Her favorite part of the meeting was always during the passing of the sacrament, when the sacrament hymn continued to hum away in her mind, and she could feel the spirit wrap its arms around her. By the time the closing song ended and the closing prayer was said, Janessa's desire to continue to feel close to the Lord was almost enough to override her previous decision. But when Cara and Michelle walked past her, leaning together and talking in hushed voices, completely unaware that Janessa was even there, she chose to stick with her plan.
Janessa sat on the grass with her legs underneath her and pulled out her Book of Mormon. She flipped it open and began reading on the page it landed on. When her tears started to wet the pages, though, she closed the book and stared down at the grass. She didn't see Cara step out of the building, stop when she saw Janessa sitting in the grass, and then turn around and go back inside.
Wiping the tears from the cover of the book, Janessa sighed. Why did I have to accept this book from the Sisters when they came by that day? If I hadn't learned the truth, I wouldn't be here, friendless and lonely. Janessa reopened the book and again started to read. But I wouldn't know of my Savior's love for me, either.
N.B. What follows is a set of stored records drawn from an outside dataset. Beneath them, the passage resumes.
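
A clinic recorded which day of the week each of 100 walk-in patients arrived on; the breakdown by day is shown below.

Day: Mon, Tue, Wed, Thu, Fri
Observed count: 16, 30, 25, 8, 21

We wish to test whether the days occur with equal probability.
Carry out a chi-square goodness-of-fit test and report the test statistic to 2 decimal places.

14.30

Under H₀ each category has probability 1/5, so each expected count is 100/5 = 20.
χ² = (16−20)²/20 + (30−20)²/20 + (25−20)²/20 + (8−20)²/20 + (21−20)²/20
   = 0.800 + 5.000 + 1.250 + 7.200 + 0.050
Sum = 14.30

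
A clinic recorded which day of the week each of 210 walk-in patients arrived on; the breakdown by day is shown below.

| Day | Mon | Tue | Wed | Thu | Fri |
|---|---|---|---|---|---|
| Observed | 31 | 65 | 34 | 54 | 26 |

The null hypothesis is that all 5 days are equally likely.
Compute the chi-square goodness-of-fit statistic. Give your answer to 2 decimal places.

Expected count for each of the 5 categories: 210/5 = 42.
χ² = (31−42)²/42 + (65−42)²/42 + (34−42)²/42 + (54−42)²/42 + (26−42)²/42
   = 2.881 + 12.595 + 1.524 + 3.429 + 6.095
Sum = 26.52

26.52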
She read for nearly an hour, completely engrossed in the story of Alma and Amulek. After reading about Alma healing Zeezrom, Janessa paused to stretch her back. As she was again picking up her book, Cara walked over and sat down about a foot away. She plucked at the grass and glanced at Janessa.
"I should've come over earlier, but you looked so sad, and I didn't know what to say." Cara said, studying the blades of grass she'd pulled from the ground. "Was it something one of us said?"
"No." Janessa replied. "Not intentionally, I guess. Well," she sighed, "my best friend decided not to be my friend anymore because I joined the Church, so I've been feeling a little lost around all of you who are already friends and don't seem to need me."
"Oh." Cara thought of Michelle, her own best friend, and felt grateful that she shared her beliefs. "Well, we do all know each other, but that's because we've been around each other so much--every Sunday, at Wednesday night activities, and at Girls' Camp and firesides." Cara paused. "We can't get to know you if you don't come to Young Womens."
Janessa didn't respond. She looked down at her hands, thinking of Iris and all of the fun they'd had over the years. She felt tears threatening again and squeezed her eyes shut. She nearly jumped when Cara gripped her hand.
"We want to get to know you, Janessa." Cara stood up and pulled Janessa to her feet, too. "Come on, Sister Canfield always finds a way to make food part of the lesson." She smiled.
Janessa shrugged. "Okay. I am feeling a little hungry."
I suppose life can go on without Iris. The spirit wrapped a warm blanket around Janessa as she hurried into the church building.